Monday, April 29-Thursday, May 2
We arrived at Mesa Verde around 4:00pm, set up camp, and drove further into the park to have dinner at the lodge. The food was pretty good, especially so because we were starving. We shared a bottle of wine and talked about highlights from the trip so far. It’s hard to pick a favorite moment because every day feels like a wonderful gift. We’ve met so many interesting and friendly people, seen so many incredible sights, and relished our time together.


We have been to Mesa Verde before, and we came back because it is beautiful, and because we are so fascinated by the ancient dwelling places here. Unfortunately, the tours of these sites don’t start until later in May, so we won’t be able to go inside them. This happened the last time we came-damnit! We should have planned a bit better.
Mesa Verde was established by Teddy Roosevelt and the US Congress in 1906. It is the largest archaeological preserve in the United States and is known for one of the largest cliff dwellings in North America. The inhabitants of these dwellings came from the 4 corners region around AD550 and lived here for 700 years.
The park opened for the season just a few days ago, and the advantage to that is an almost empty campground and not many people on the trails. The campground is very nice, and the facilities are exceptional for a National Park (meaning there is running water in the toilet at the campground, and there are showers and even a laundromat at the visitor center).



Spectacular, right?
We did the Petroglyph Point hike-it’s about 2.5 miles but took 3 hours due to a few challenging rock scrambles and many stops for photographs and exaltation. We met some very nice people on the trail-always a bonus to connect with fellow travelers.








On Wednesday, we hiked the Soda Canyon trail, which is only a mile or so and offers some great views of the dwellings.


We went to the Park’s museum. There is a section dedicated to pieces of pottery and other artifacts that were picked up by tourists over the years and later returned with apology for taking what did not belong to them. These days visitors are instructed to leave any relics they find undisturbed and report their location to a ranger. I appreciate the respect for the culture and history of these people that the Park promotes.

Agriculture, tool making, pottery and art. A remarkable people.

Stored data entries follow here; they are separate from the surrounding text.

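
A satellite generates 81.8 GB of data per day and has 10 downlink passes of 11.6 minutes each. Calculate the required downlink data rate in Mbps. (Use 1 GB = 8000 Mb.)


total contact time = 10 * 11.6 * 60 = 6960.0000 s
data = 81.8 GB = 654400.0000 Mb
rate = 654400.0000 / 6960.0000 = 94.0230 Mbps

94.0230 Mbps


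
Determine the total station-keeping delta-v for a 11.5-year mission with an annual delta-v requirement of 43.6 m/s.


dV = rate * years = 43.6 * 11.5
dV = 501.4000 m/s

501.4000 m/s


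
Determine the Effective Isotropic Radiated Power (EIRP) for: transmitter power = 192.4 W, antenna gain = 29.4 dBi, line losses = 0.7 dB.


Pt = 192.4 W = 22.8421 dBW
EIRP = Pt_dBW + Gt - losses = 22.8421 + 29.4 - 0.7 = 51.5421 dBW

51.5421 dBW


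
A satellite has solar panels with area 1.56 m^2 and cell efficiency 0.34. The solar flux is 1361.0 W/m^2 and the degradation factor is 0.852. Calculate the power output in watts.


P = area * eta * S * degradation
P = 1.56 * 0.34 * 1361.0 * 0.852
P = 615.0370 W

615.0370 W


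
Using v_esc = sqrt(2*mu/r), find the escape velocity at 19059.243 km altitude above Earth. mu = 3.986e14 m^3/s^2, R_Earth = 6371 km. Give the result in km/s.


r = 6371.0 + 19059.243 = 25430.2430 km = 2.5430243e+07 m
v_esc = sqrt(2*mu/r) = sqrt(2*3.986e14 / 2.5430243e+07)
v_esc = 5598.9732 m/s = 5.5990 km/s

5.5990 km/s


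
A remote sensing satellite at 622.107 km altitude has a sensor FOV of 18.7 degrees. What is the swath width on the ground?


FOV = 18.7 deg = 0.3263766 rad
swath = 2 * alt * tan(FOV/2) = 2 * 622.107 * tan(0.1631883)
swath = 2 * 622.107 * 0.1646525
swath = 204.8629 km

204.8629 km


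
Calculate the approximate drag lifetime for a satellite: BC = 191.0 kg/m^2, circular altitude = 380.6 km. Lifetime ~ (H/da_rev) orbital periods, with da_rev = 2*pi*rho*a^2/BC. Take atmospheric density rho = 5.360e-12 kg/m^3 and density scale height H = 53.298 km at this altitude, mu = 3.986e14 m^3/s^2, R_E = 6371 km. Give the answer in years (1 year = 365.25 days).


a = R_E + alt = 6751.6000 km = 6.7516e+06 m
da_rev = 2*pi*rho*a^2/BC = 2*pi*5.360e-12*(6.7516e+06)^2/191.0 = 8.037569 m per revolution
N = H/da_rev = 53298.0000 m / 8.037569 m = 6631.1097 revolutions
P = 2*pi*sqrt(a^3/mu) = 5521.0449 s
lifetime = N*P = 6631.1097 * 5521.0449 = 3.6610654e+07 s = 423.7344 days
years = 423.7344 / 365.25 = 1.1601 years

1.1601 years


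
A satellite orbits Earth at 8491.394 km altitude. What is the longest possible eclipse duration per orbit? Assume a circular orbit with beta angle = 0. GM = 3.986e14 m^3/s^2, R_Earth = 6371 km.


r = 14862.3940 km
T = 300.5337 min
Eclipse fraction = arcsin(R_E/r)/pi = arcsin(6371.0000/14862.3940)/pi
= arcsin(0.4286658)/pi = 0.1410162
Eclipse duration = 0.1410162 * 300.5337 = 42.3801 min

42.3801 minutes


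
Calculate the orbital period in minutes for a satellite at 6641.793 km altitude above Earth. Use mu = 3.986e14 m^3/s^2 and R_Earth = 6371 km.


r = 13012.7930 km = 1.3012793e+07 m
T = 2*pi*sqrt(r^3/mu) = 2*pi*sqrt(2.2034924e+21 / 3.986e14)
T = 14772.9424 s = 246.2157 min

246.2157 minutes


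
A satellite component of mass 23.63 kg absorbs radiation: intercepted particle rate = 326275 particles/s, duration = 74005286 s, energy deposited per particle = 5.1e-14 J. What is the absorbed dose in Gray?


Total energy deposited = rate * time * E_per
  = 326275 * 74005286 * 5.1e-14 = 1.2314 J
Dose = E_total / mass = 1.2314 / 23.63
Dose = 0.05211383 Gy

0.0521 Gy


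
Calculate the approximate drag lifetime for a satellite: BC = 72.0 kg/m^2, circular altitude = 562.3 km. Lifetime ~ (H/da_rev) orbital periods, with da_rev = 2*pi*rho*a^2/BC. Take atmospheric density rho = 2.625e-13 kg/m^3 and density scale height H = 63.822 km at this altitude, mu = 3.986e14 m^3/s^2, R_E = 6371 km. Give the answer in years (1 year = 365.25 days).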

We learned about a brewery in the closest town (population 500?) and decide to check it out. We like to find a comparison to our hometown pub Rollies whenever we can. Excellent beer, outstanding pizza, and local trivia night is what we found. Everyone except us knew each other, and we felt very welcomed. We met someone who grew up in Maine. Andy asked her why she left and she said she didn’t know! If you’re ever in Mancos, Colorado we highly recommend Mancos Brewery.
Even though we didn’t get to climb down to the dwellings, we loved being here and feeling the presence and the power of the people who came before us. Their descendants return to these dwellings to remember and honor their ancestors. They believe that the Spirits from generations past are still with them. It’s a sacred place.
Next up, Canyonlands National Park, Utah!